I would’ve expected Charlie to snicker about how pathetic I was, but he didn’t. He gave a little nod as the light turned green, and instead said, “So why aren’t you over him?”
“I don’t know,” I said defensively, irritated that he sounded just like Nekesa.
“No—I’m not being a dick.” He held up a hand as if trying to reframe his words. “What I mean, um, is that most of the time, if a couple has a normal breakup, even if there are still feelings, they each move on. So if a smart girl like you can’t move on, there’s usually a reason. An extenuating circumstance.”
I narrowed my eyes, wishing I could see into his brain. “What do you mean?”
“Take me,” he said, looking embarrassed and lowering his voice. “Bec still texts me all the time—only as a friend—but sometimes it feels a lot like when we were together, and it’s a bit of a mindfuck.”
“Oh, shit,” I said, picturing Becca’s face, wondering if she was playing games with him. I’d met her for only a minute so I had no idea, but I hoped she wasn’t intentionally keeping him on the line, keeping his heart tied up with her so he couldn’t move on.
“Right?” He half smiled, but it wasn’t happy or amused. It was self-deprecating, as if to say I am a stupid man. “So I was just wondering if there is a reason for you to still be hanging on.”

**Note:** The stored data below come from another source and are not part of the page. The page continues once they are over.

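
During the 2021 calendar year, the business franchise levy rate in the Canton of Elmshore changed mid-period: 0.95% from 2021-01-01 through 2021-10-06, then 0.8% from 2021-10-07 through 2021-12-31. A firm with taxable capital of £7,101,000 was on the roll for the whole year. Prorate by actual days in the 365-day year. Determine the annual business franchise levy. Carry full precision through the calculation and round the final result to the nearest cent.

£64,949.83

2021-01-01 to 2021-10-06: 279 days at 0.95% → £7,101,000 × 0.95% × 279/365 = £51,564.9329
2021-10-07 to 2021-12-31: 86 days at 0.8% → £7,101,000 × 0.8% × 86/365 = £13,384.8986
Total = £64,949.8315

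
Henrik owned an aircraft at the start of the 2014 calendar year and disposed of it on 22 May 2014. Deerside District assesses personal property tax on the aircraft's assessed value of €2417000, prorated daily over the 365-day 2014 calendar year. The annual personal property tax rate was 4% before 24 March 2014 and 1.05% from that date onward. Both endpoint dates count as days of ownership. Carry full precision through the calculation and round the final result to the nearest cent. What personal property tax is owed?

€25891.70

1 January – 23 March 2014: 82 days at 4% → €2417000 × 4% × 82/365 = €21719.8904
24 March – 22 May 2014: 60 days at 1.05% → €2417000 × 1.05% × 60/365 = €4171.8082
Total = €25891.6986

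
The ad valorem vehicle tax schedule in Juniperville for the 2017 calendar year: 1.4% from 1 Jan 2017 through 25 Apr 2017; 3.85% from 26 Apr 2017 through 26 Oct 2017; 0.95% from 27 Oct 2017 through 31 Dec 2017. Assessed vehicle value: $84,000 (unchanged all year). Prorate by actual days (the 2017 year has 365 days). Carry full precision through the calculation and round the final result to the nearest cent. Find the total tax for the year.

1 Jan – 25 Apr 2017: 115 days at 1.4% → $84,000 × 1.4% × 115/365 = $370.5205
26 Apr – 26 Oct 2017: 184 days at 3.85% → $84,000 × 3.85% × 184/365 = $1,630.2904
27 Oct – 31 Dec 2017: 66 days at 0.95% → $84,000 × 0.95% × 66/365 = $144.2959
Total = $2,145.1068

$2,145.11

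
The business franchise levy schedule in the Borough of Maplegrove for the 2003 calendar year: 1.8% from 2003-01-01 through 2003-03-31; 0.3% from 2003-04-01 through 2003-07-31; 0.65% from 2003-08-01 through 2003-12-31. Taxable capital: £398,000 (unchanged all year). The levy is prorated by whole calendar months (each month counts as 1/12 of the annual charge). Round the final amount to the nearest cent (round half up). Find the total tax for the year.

£3,266.92

2003-01-01 to 2003-03-31: 3 months at 1.8% → £398,000 × 1.8% × 3/12 = £1,791.0000
2003-04-01 to 2003-07-31: 4 months at 0.3% → £398,000 × 0.3% × 4/12 = £398.0000
2003-08-01 to 2003-12-31: 5 months at 0.65% → £398,000 × 0.65% × 5/12 = £1,077.9167
Total = £3,266.9167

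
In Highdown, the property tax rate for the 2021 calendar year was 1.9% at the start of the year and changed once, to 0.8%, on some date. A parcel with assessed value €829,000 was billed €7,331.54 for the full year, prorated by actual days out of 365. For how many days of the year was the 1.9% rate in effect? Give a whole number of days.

28 days

Let d = days at the first rate; then 365 − d days at the second rate.
€829,000 × [1.9%·d + 0.8%·(365−d)] / 365 = €7,331.54
Solving gives d = 28, so the new rate took effect on January 29, 2021.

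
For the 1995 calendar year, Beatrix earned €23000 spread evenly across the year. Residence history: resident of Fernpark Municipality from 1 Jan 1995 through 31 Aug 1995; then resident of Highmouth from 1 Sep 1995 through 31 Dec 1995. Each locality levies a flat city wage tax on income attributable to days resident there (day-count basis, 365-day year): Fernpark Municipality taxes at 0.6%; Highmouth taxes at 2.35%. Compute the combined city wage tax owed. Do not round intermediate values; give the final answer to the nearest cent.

€272.53

Fernpark Municipality, 1 Jan – 31 Aug 1995: 243 days → €23000 × 0.6% × 243/365 = €91.8740
Highmouth, 1 Sep – 31 Dec 1995: 122 days → €23000 × 2.35% × 122/365 = €180.6603
Total = €272.5342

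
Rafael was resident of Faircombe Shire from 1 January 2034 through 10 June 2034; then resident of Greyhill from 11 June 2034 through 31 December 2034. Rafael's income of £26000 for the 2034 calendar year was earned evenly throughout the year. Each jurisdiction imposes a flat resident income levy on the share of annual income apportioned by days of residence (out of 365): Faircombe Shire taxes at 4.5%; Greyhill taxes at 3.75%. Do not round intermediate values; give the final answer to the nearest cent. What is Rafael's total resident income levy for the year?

Faircombe Shire, 1 January – 10 June 2034: 161 days → £26000 × 4.5% × 161/365 = £516.0822
Greyhill, 11 June – 31 December 2034: 204 days → £26000 × 3.75% × 204/365 = £544.9315
Total = £1061.0137

£1061.01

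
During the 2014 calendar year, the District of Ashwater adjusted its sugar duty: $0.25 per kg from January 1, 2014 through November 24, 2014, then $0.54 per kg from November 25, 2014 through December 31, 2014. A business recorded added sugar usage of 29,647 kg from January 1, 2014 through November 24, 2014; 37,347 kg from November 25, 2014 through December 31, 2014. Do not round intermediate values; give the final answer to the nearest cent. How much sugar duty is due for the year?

$27,579.13

January 1 – November 24, 2014: 29,647 kg at $0.25/kg → $7,411.75
November 25 – December 31, 2014: 37,347 kg at $0.54/kg → $20,167.38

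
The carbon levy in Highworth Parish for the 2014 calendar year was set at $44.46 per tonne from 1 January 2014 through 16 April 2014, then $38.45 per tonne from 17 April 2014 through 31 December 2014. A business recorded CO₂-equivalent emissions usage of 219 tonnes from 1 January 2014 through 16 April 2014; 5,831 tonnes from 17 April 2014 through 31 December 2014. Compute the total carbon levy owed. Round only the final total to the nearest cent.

1 January – 16 April 2014: 219 tonnes at $44.46/tonne → $9736.74
17 April – 31 December 2014: 5,831 tonnes at $38.45/tonne → $224201.95

$233938.69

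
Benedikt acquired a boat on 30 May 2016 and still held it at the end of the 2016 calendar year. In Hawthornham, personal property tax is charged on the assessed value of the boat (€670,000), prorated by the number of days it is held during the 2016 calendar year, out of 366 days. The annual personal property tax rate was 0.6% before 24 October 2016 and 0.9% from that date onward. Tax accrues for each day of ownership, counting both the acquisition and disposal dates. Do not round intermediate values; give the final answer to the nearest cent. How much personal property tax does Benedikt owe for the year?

30 May – 23 October 2016: 147 days at 0.6% → €670,000 × 0.6% × 147/366 = €1,614.5902
24 October – 31 December 2016: 69 days at 0.9% → €670,000 × 0.9% × 69/366 = €1,136.8033
Total = €2,751.3934

€2,751.39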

I looked at his pain-in-the-ass Charlie face and thought how strange it was that this was more of an emotional conversation about the breakup than I’d had with Nekesa or anyone else, for that matter. I took a deep breath and said, “With us, the breakup was a mistake.”
He raised an eyebrow.
“I know—that sounds like a typical ex-girlfriend thing to say. But it’s true.” I went on to tell him about how I’d broken up with Zack when I was mad, fully expecting we’d get back together, but Zack had taken it as the final death knell for our relationship and started dating. As Charlie pulled the car to a stop in front of a house—Clio’s, presumably—I said, “So I kind of feel like we aren’t done.”
“Ah.” He looked like he wanted to say something but was holding back. His eyes moved over my face as he asked, “And you’ll take him back if he asks you to?”
That… was a good question. I felt like it was a yes, but Charlie’s question made me realize that I still had some issues with the way Zack had been able to just move on from me. If he cared about me even half as much as I cared about him, shouldn’t it have taken a little time? Shouldn’t he have tried harder before giving up?
“Probably,” I admitted, knowing it was the wrong answer while also knowing I meant it. “What about you? Would you take Becca back if she asked?”
“Here!” Clio popped forward, leaning up between our seats, and said, “We’re here! This is my house.”
“That is correct,” Charlie said to his tipsy friend, but his eyes stayed on me. He gave me a little closed-mouth smile, like an acknowledgment of our shared heartaches, before pulling the keys from the ignition and opening his door. “Let’s get you inside, Miss Clio.”